I had my doubts about lupini pasta in a tomato broth soup, mostly because every other keto noodle I've tried turns to mush by day two. These held up. The cream cheese swirled in at the end is what ties it all together.
That cream cheese swirl is non-negotiable. Heavy cream gets close but it doesn't have the same body in a tomato broth.
I'd never cooked with lupini noodles before and was a little nervous about it, but they held up really well in the broth. The cream cheese stirred in at the end gave the whole pot this unexpected richness that made it feel like something I've been making for years.
That 'felt like I've been making it for years' is exactly what cream cheese does to a tomato broth.

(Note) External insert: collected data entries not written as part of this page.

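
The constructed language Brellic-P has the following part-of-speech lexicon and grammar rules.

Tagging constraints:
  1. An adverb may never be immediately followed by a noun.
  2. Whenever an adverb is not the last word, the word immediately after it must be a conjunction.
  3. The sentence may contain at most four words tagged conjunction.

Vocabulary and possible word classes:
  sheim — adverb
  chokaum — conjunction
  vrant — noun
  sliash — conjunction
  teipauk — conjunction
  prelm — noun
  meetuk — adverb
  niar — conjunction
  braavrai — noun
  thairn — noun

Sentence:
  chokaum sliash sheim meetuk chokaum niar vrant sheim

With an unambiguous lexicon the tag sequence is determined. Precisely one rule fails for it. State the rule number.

Fixed tagging: conjunction conjunction adverb adverb conjunction conjunction noun adverb.
Applying the rules: R1 pass, R2 fail, R3 pass.
Only rule 2 fails.

2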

Stirred in at the end wasn't the original plan, but now it's non-negotiable.
My mom used to make a tomato beef soup every winter that I thought I'd lost on keto. Made this last week and barely got four spoonfuls in before I had to text her a photo. The cream cheese at the end does something almost identical to what she got from heavy cream, which I didn't think was possible. Still not sure how Annie figured that out, but I've been thinking about it all week.
Four spoonfuls before texting her. I hadn't thought about it that way until you said it, but the tang from the cream cheese is doing something the heavy cream can't. Glad this one held up.
I almost skipped this because I had no idea what lupini noodles were and wasn't sure they'd be worth tracking down. Ended up finding them at Whole Foods, made the soup, and now I understand the appeal. The cream cheese step seemed weird to me going in, but it melts right in and gives the broth this body that most tomato soups don't have. Been making different keto soups all winter and this is the first one that actually felt complete.
Whole Foods is the easiest spot for lupini pasta once you find the section. That 'felt complete' reaction is exactly what I'm going for with this one.
I'm not a cook, like at all. Had a pound and a half of ground beef to use up and figured I'd give this a shot. I was skeptical when the recipe said to stir cream cheese straight into hot broth, but it just melted right in and turned everything creamy and thick. Made myself a big bowl and sat there kind of in disbelief that I pulled this off. More on the way this weekend.
Ha, that bowl. Now you've got a pound and a half recipe locked in. More on the way is the right call.